Reminiscences of the Early Settlement of Dunedin and South Otago
WHAT event in the history
of a nation is more worthy of notice, nay, of veneration and pride, than
the story of that nation's birth and of the early struggles of the
lion-hearted pilgrim fathers - men and women alike - who did so much
towards placing its affairs on a successful footing?
Their remarkable foresight,
their self-denial, their unwearing labours, and their many heart-breaking
difficulties, successfully overcome, demand some hearty recognition at the
hands of those who have reaped, and are still reaping, the benefits. It is
to their forefathers and their deeds that all canons and peoples point
with pride, and what more fitting than that the young Outagans should do
the same? Can there in history be found a nobler story of the beginning,
and ultimate success of a people, than the story of Otago and its
founders? In the opinion of the compiler of this account there cannot, and
future generations may point with pride to the early pioneers of Otago,
who. to their everlasting honour be it said, were men and women of the
right stamp, worthy representatives of those who have always led the van
of Britain's march of empire round the world.
It is with the object of
placing on record a short account - history it cannot be called - of the
settlement of the Province, dealing more especially with the Clutha
District and its pioneer settlers, that this sketch is published.
In dealing with the
subject, it is absolutely necessary to exclude a great deal of interesting
matter, which would be included if a history of the Province were being
treated upon.
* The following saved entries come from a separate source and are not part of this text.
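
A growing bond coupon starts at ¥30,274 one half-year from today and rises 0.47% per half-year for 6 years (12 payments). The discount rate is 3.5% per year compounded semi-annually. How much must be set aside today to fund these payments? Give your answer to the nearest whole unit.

Periodic rate r = 0.035/2 per half-year; n is counted in half-years.
Growing ordinary annuity: PV = PMT₁ × [1 − ((1+g)/(1+r))^n] / (r − g) = 30,274 × [1 − ((1+0.0047)/(1+r))^12] / (r − 0.0047) = ¥333,344.

¥333,344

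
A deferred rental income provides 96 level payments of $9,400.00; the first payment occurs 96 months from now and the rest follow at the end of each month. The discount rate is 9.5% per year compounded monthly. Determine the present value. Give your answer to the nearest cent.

$298,047.05

Ordinary annuity of 96 payments, first payment at period 96.
Periodic rate r = 0.095/12 per month; n is counted in months.
The ordinary-annuity PV formula values the stream one period before the first payment (period 95); discount that back 95 periods:
PV₀ = 9,400 × [1 − (1+r)^−96] / r × (1+r)^−95 = $298,047.05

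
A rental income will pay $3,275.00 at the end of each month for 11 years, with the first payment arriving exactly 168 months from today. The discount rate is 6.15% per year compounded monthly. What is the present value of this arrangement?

Ordinary annuity of 132 payments, first payment at period 168.
Periodic rate r = 0.0615/12 per month; n is counted in months.
The ordinary-annuity PV formula values the stream one period before the first payment (period 167); discount that back 167 periods:
PV₀ = 3,275 × [1 − (1+r)^−132] / r × (1+r)^−167 = $133,538.17

$133,538.17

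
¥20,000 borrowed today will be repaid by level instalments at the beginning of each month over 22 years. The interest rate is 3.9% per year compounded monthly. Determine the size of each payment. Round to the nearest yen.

Level annuity due; solve PV = PMT × [(1 − (1+r)^−n)/r] × (1+r) for PMT.
Periodic rate r = 0.039/12 per month; n is counted in months.
With n = 264: PMT = 20,000 / ([(1 − (1+r)^−n)/r] × (1+r)) = ¥113

¥113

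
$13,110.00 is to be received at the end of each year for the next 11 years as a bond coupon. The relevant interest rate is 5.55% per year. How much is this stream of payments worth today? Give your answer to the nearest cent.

$105,818.77

This is an ordinary annuity: 11 payments of $13,110.00 at the end of each year.
Periodic rate r = 0.0555 per year.
PV = PMT × [(1 − (1+r)^−n)/r] = 13,110 × [1 − (1+r)^−11] / r = $105,818.77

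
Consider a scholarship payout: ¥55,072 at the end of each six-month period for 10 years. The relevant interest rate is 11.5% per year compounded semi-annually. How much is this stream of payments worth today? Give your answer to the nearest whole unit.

This is an ordinary annuity: 20 payments of ¥55,072 at the end of each six-month period.
Periodic rate r = 0.115/2 per half-year; n is counted in half-years.
PV = PMT × [(1 − (1+r)^−n)/r] = 55,072 × [1 − (1+r)^−20] / r = ¥644,694

¥644,694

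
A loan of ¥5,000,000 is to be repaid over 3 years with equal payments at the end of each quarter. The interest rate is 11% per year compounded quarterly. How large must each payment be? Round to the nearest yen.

¥494,844

Level ordinary annuity; solve PV = PMT × [(1 − (1+r)^−n)/r] for PMT.
Periodic rate r = 0.11/4 per quarter; n is counted in quarters.
With n = 12: PMT = 5,000,000 / ([(1 − (1+r)^−n)/r]) = ¥494,844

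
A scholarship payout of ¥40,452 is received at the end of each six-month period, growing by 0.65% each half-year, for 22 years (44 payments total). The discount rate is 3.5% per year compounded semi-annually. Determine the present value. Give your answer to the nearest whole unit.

¥1,397,957

Periodic rate r = 0.035/2 per half-year; n is counted in half-years.
Growing ordinary annuity: PV = PMT₁ × [1 − ((1+g)/(1+r))^n] / (r − g) = 40,452 × [1 − ((1+0.0065)/(1+r))^44] / (r − 0.0065) = ¥1,397,957.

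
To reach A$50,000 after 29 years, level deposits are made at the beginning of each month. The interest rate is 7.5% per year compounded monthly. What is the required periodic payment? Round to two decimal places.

A$40.11

Level annuity due; solve FV = PMT × [((1+r)^n − 1)/r] × (1+r) for PMT.
Periodic rate r = 0.075/12 per month; n is counted in months.
With n = 348: PMT = 50,000 / ([((1+r)^n − 1)/r] × (1+r)) = A$40.11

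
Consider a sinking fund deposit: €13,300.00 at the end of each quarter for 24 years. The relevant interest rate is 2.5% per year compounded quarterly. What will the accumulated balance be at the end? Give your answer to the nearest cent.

€1,742,235.46

This is an ordinary annuity: 96 deposits of €13,300.00 at the end of each quarter.
Periodic rate r = 0.025/4 per quarter; n is counted in quarters.
FV = PMT × [((1+r)^n − 1)/r] = 13,300 × [(1+r)^96 − 1] / r = €1,742,235.46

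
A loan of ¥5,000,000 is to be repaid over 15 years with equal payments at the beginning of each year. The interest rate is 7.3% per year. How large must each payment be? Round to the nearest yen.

¥521,361

Level annuity due; solve PV = PMT × [(1 − (1+r)^−n)/r] × (1+r) for PMT.
Periodic rate r = 0.073 per year.
With n = 15: PMT = 5,000,000 / ([(1 − (1+r)^−n)/r] × (1+r)) = ¥521,361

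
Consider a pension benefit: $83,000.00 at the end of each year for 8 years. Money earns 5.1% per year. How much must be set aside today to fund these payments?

$534,284.80

This is an ordinary annuity: 8 payments of $83,000.00 at the end of each year.
Periodic rate r = 0.051 per year.
PV = PMT × [(1 − (1+r)^−n)/r] = 83,000 × [1 − (1+r)^−8] / r = $534,284.80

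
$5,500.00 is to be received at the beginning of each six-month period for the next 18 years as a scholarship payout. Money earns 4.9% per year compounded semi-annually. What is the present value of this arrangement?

This is an annuity due: 36 payments of $5,500.00 at the beginning of each six-month period.
Periodic rate r = 0.049/2 per half-year; n is counted in half-years.
PV = PMT × [(1 − (1+r)^−n)/r] × (1+r) = 5,500 × [1 − (1+r)^−36] / r × (1+r) = $133,767.01

$133,767.01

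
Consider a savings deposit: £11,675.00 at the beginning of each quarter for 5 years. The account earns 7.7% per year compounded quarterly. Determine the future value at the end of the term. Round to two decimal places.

£286,983.00

This is an annuity due: 20 deposits of £11,675.00 at the beginning of each quarter.
Periodic rate r = 0.077/4 per quarter; n is counted in quarters.
FV = PMT × [((1+r)^n − 1)/r] × (1+r) = 11,675 × [(1+r)^20 − 1] / r × (1+r) = £286,983.00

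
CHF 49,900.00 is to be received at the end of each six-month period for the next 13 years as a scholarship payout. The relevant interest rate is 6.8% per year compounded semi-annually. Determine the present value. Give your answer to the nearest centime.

CHF 852,346.06

This is an ordinary annuity: 26 payments of CHF 49,900.00 at the end of each six-month period.
Periodic rate r = 0.068/2 per half-year; n is counted in half-years.
PV = PMT × [(1 − (1+r)^−n)/r] = 49,900 × [1 − (1+r)^−26] / r = CHF 852,346.06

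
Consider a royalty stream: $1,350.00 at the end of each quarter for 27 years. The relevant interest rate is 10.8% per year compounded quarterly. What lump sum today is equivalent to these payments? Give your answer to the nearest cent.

$47,185.75

This is an ordinary annuity: 108 payments of $1,350.00 at the end of each quarter.
Periodic rate r = 0.108/4 per quarter; n is counted in quarters.
PV = PMT × [(1 − (1+r)^−n)/r] = 1,350 × [1 − (1+r)^−108] / r = $47,185.75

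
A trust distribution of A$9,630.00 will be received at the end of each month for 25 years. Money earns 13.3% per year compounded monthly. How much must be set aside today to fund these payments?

This is an ordinary annuity: 300 payments of A$9,630.00 at the end of each month.
Periodic rate r = 0.133/12 per month; n is counted in months.
PV = PMT × [(1 − (1+r)^−n)/r] = 9,630 × [1 − (1+r)^−300] / r = A$837,039.70

A$837,039.70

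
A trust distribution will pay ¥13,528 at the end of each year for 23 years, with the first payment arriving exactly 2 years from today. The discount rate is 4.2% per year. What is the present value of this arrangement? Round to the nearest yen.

Ordinary annuity of 23 payments, first payment at period 2.
Periodic rate r = 0.042 per year.
The ordinary-annuity PV formula values the stream one period before the first payment (period 1); discount that back 1 periods:
PV₀ = 13,528 × [1 − (1+r)^−23] / r × (1+r)^−1 = ¥189,119

¥189,119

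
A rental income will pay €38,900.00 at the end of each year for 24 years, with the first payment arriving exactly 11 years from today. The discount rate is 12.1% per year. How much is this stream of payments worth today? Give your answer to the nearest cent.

€95,975.06

Ordinary annuity of 24 payments, first payment at period 11.
Periodic rate r = 0.121 per year.
The ordinary-annuity PV formula values the stream one period before the first payment (period 10); discount that back 10 periods:
PV₀ = 38,900 × [1 − (1+r)^−24] / r × (1+r)^−10 = €95,975.06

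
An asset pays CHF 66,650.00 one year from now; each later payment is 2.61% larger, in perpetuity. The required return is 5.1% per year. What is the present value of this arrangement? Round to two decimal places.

CHF 2,676,706.83

Periodic rate r = 0.051 per year.
Growing perpetuity (Gordon): PV = PMT₁ / (r − g) = 66,650 / (r − 0.0261) = CHF 2,676,706.83.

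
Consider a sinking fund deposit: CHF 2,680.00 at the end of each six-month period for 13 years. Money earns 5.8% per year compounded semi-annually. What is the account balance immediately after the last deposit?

CHF 101,914.73

This is an ordinary annuity: 26 deposits of CHF 2,680.00 at the end of each six-month period.
Periodic rate r = 0.058/2 per half-year; n is counted in half-years.
FV = PMT × [((1+r)^n − 1)/r] = 2,680 × [(1+r)^26 − 1] / r = CHF 101,914.73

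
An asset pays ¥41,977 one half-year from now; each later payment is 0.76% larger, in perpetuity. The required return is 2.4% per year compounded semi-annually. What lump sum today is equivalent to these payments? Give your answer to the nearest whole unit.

Periodic rate r = 0.024/2 per half-year.
Growing perpetuity (Gordon): PV = PMT₁ / (r − g) = 41,977 / (r − 0.0076) = ¥9,540,227.

¥9,540,227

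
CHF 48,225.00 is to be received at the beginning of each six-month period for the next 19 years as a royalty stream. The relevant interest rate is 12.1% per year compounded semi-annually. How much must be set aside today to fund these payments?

This is an annuity due: 38 payments of CHF 48,225.00 at the beginning of each six-month period.
Periodic rate r = 0.121/2 per half-year; n is counted in half-years.
PV = PMT × [(1 − (1+r)^−n)/r] × (1+r) = 48,225 × [1 − (1+r)^−38] / r × (1+r) = CHF 754,629.37

CHF 754,629.37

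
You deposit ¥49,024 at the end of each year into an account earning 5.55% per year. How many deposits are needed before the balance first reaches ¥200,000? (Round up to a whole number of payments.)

4 payments

Periodic rate r = 0.0555 per year.
Ordinary annuity FV: 200,000 = 49,024 × [((1+r)^n − 1)/r].
(1+r)^n = 1 + 200,000 × r / 49,024, so n = ln(1 + 200,000·r/49,024) / ln(1+r) = 3.78.
Round up to a whole number of payments: n = 4.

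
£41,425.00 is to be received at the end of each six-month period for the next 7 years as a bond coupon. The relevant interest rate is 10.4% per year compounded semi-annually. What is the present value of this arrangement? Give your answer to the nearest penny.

£404,857.72

This is an ordinary annuity: 14 payments of £41,425.00 at the end of each six-month period.
Periodic rate r = 0.104/2 per half-year; n is counted in half-years.
PV = PMT × [(1 − (1+r)^−n)/r] = 41,425 × [1 − (1+r)^−14] / r = £404,857.72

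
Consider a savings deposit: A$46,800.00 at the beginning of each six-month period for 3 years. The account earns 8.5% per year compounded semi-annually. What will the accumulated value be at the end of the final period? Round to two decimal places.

A$325,656.63

This is an annuity due: 6 deposits of A$46,800.00 at the beginning of each six-month period.
Periodic rate r = 0.085/2 per half-year; n is counted in half-years.
FV = PMT × [((1+r)^n − 1)/r] × (1+r) = 46,800 × [(1+r)^6 − 1] / r × (1+r) = A$325,656.63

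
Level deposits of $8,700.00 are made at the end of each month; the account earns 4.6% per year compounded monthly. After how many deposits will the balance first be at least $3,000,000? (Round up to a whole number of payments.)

221 payments

Periodic rate r = 0.046/12 per month; n is counted in months.
Ordinary annuity FV: 3,000,000 = 8,700 × [((1+r)^n − 1)/r].
(1+r)^n = 1 + 3,000,000 × r / 8,700, so n = ln(1 + 3,000,000·r/8,700) / ln(1+r) = 220.17.
Round up to a whole number of payments: n = 221.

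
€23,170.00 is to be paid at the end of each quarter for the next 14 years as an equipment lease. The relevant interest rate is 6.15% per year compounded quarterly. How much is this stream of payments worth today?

This is an ordinary annuity: 56 payments of €23,170.00 at the end of each quarter.
Periodic rate r = 0.0615/4 per quarter; n is counted in quarters.
PV = PMT × [(1 − (1+r)^−n)/r] = 23,170 × [1 − (1+r)^−56] / r = €865,739.77

€865,739.77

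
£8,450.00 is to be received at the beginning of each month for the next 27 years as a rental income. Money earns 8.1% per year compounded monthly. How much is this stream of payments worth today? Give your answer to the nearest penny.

£1,117,785.80

This is an annuity due: 324 payments of £8,450.00 at the beginning of each month.
Periodic rate r = 0.081/12 per month; n is counted in months.
PV = PMT × [(1 − (1+r)^−n)/r] × (1+r) = 8,450 × [1 − (1+r)^−324] / r × (1+r) = £1,117,785.80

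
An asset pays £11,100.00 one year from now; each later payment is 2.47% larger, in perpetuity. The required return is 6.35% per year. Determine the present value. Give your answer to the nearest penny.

£286,082.47

Periodic rate r = 0.0635 per year.
Growing perpetuity (Gordon): PV = PMT₁ / (r − g) = 11,100 / (r − 0.0247) = £286,082.47.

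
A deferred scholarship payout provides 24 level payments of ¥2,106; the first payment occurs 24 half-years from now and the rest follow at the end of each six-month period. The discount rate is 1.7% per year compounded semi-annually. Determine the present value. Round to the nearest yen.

¥37,490

Ordinary annuity of 24 payments, first payment at period 24.
Periodic rate r = 0.017/2 per half-year; n is counted in half-years.
The ordinary-annuity PV formula values the stream one period before the first payment (period 23); discount that back 23 periods:
PV₀ = 2,106 × [1 − (1+r)^−24] / r × (1+r)^−23 = ¥37,490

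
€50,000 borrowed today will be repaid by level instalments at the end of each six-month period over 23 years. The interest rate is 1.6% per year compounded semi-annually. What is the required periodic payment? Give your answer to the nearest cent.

Level ordinary annuity; solve PV = PMT × [(1 − (1+r)^−n)/r] for PMT.
Periodic rate r = 0.016/2 per half-year; n is counted in half-years.
With n = 46: PMT = 50,000 / ([(1 − (1+r)^−n)/r]) = €1,303.49

€1,303.49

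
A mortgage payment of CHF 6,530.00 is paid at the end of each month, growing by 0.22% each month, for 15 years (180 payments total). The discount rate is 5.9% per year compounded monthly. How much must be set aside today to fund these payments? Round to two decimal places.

CHF 927,091.74

Periodic rate r = 0.059/12 per month; n is counted in months.
Growing ordinary annuity: PV = PMT₁ × [1 − ((1+g)/(1+r))^n] / (r − g) = 6,530 × [1 − ((1+0.0022)/(1+r))^180] / (r − 0.0022) = CHF 927,091.74.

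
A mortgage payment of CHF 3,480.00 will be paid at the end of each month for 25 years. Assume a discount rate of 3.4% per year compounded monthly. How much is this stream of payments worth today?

CHF 702,637.85

This is an ordinary annuity: 300 payments of CHF 3,480.00 at the end of each month.
Periodic rate r = 0.034/12 per month; n is counted in months.
PV = PMT × [(1 − (1+r)^−n)/r] = 3,480 × [1 − (1+r)^−300] / r = CHF 702,637.85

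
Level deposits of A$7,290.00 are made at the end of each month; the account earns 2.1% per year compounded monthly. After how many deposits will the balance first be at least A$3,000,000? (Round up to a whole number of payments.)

311 payments

Periodic rate r = 0.021/12 per month; n is counted in months.
Ordinary annuity FV: 3,000,000 = 7,290 × [((1+r)^n − 1)/r].
(1+r)^n = 1 + 3,000,000 × r / 7,290, so n = ln(1 + 3,000,000·r/7,290) / ln(1+r) = 310.23.
Round up to a whole number of payments: n = 311.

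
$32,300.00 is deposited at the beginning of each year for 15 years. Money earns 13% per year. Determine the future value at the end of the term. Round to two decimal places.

$1,475,197.03

This is an annuity due: 15 deposits of $32,300.00 at the beginning of each year.
Periodic rate r = 0.13 per year.
FV = PMT × [((1+r)^n − 1)/r] × (1+r) = 32,300 × [(1+r)^15 − 1] / r × (1+r) = $1,475,197.03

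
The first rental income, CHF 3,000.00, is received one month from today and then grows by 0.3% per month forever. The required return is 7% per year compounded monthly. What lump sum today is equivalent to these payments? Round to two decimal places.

Periodic rate r = 0.07/12 per month.
Growing perpetuity (Gordon): PV = PMT₁ / (r − g) = 3,000 / (r − 0.003) = CHF 1,058,823.53.

CHF 1,058,823.53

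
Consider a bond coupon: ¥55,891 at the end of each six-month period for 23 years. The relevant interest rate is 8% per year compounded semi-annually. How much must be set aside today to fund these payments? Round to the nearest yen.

This is an ordinary annuity: 46 payments of ¥55,891 at the end of each six-month period.
Periodic rate r = 0.08/2 per half-year; n is counted in half-years.
PV = PMT × [(1 − (1+r)^−n)/r] = 55,891 × [1 − (1+r)^−46] / r = ¥1,167,264

¥1,167,264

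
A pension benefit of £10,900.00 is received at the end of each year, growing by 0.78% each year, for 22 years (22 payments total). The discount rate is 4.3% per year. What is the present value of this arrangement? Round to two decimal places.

£164,158.47

Periodic rate r = 0.043 per year.
Growing ordinary annuity: PV = PMT₁ × [1 − ((1+g)/(1+r))^n] / (r − g) = 10,900 × [1 − ((1+0.0078)/(1+r))^22] / (r − 0.0078) = £164,158.47.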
Lest much disappointment should arise by this omission,
short chapters, explanatory of the initial steps taken by the original
founders of the Province and of their development, will be added, as well
as an outline of the settlement of Dunedin, and of the country between
Dunedin and the Clutha.
The compiler desires to
record his hearty thanks for assistance and information received from
early settlers and their descendants. from the newspaper Press, and from
authors of accounts already published. Many publications have been put
under contribution, and their information has been largely used.